Au total quasiment 20 prétendants au podium sur 28 duos partants, dont cinq anciens vainqueurs (Jourdren, Le Cléac'h, Troussel, Lemonchois, Jourdain, aucun skipper n'ayant jusqu'ici remporté deux fois la course), six femmes, seulement trois étrangers (Davies, Wardley, D'Ali) et un champion olympique, Damien Séguin, couronné aux Jeux paralympiques d'Athènes en 2004 et qui a obtenu cette saison l'autorisation de courir toute la saison en Figaro, solitaire compris.
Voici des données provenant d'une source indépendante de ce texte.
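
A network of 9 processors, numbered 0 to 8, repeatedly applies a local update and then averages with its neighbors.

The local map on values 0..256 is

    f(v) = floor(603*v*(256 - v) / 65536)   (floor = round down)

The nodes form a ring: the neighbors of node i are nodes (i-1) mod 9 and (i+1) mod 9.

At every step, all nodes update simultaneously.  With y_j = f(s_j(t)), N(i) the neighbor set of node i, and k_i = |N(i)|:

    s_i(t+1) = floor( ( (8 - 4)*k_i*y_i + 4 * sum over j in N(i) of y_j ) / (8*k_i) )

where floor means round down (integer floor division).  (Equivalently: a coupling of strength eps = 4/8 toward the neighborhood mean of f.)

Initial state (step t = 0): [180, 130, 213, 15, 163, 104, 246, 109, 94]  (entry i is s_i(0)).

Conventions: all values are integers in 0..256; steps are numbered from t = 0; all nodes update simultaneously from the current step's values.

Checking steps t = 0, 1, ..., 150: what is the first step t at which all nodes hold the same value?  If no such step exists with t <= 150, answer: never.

Answer: 5
Key observation: Synchronization is absorbing here: once all nodes are equal they stay equal, and step 5 is the first all-equal step.

Derivation:
t=0: [180, 130, 213, 15, 163, 104, 246, 109, 94]  (not all equal)
t=1: [135, 127, 87, 72, 114, 112, 84, 114, 138]  (not all equal)
t=2: [149, 146, 135, 131, 141, 144, 140, 144, 149]  (not all equal)
t=3: [146, 147, 149, 149, 149, 148, 148, 147, 146]  (not all equal)
t=4: [147, 146, 146, 146, 146, 146, 147, 147, 147]  (not all equal)
t=5: [147, 147, 147, 147, 147, 147, 147, 147, 147]  (all equal)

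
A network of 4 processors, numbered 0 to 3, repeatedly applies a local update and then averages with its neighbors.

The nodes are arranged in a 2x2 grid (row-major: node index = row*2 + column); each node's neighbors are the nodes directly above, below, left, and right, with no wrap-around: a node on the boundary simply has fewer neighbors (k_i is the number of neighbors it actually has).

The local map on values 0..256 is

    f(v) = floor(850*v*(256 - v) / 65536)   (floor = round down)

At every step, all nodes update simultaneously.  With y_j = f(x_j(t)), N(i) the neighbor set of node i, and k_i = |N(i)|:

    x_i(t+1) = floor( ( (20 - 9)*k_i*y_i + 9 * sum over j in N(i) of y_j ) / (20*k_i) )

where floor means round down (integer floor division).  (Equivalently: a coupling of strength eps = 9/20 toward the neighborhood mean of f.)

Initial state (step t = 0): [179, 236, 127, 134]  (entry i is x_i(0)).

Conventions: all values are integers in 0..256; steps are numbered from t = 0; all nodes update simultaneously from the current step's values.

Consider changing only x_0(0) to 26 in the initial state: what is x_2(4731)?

Answer: x_2(4731) = 120
Key observation: The state at step 8, [211, 211, 211, 211], reappears at step 12: the system is in a cycle of period 4 from step 8 on.  Therefore the state at step 4731 equals the state at step 8 + ((4731 - 8) mod 4) = 11, which is [120, 120, 120, 120].

Derivation:
t=0: [26, 236, 127, 134]
t=1: [103, 98, 181, 178]
t=2: [196, 196, 183, 183]
t=3: [156, 156, 168, 168]
t=4: [199, 199, 193, 193]
t=5: [149, 149, 154, 154]
t=6: [205, 205, 203, 203]
t=7: [135, 135, 138, 138]
t=8: [211, 211, 211, 211]
t=9: [123, 123, 123, 123]
t=10: [212, 212, 212, 212]
t=11: [120, 120, 120, 120]
t=12: [211, 211, 211, 211]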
Bref, vu la qualité du plateau, ce ne sera sans doute pas sur des aspects purement techniques, mais bien sur les coups météo que se jouera comme souvent la victoire, tout étant une question d'opportunités, de prise de risques et de réussite. "La grosse difficulté d'une telle course est de choisir à quel moment il faut rester dans le paquet et à quel moment tu dois opter pour un super coup", résume ainsi Jeanne Grégoire.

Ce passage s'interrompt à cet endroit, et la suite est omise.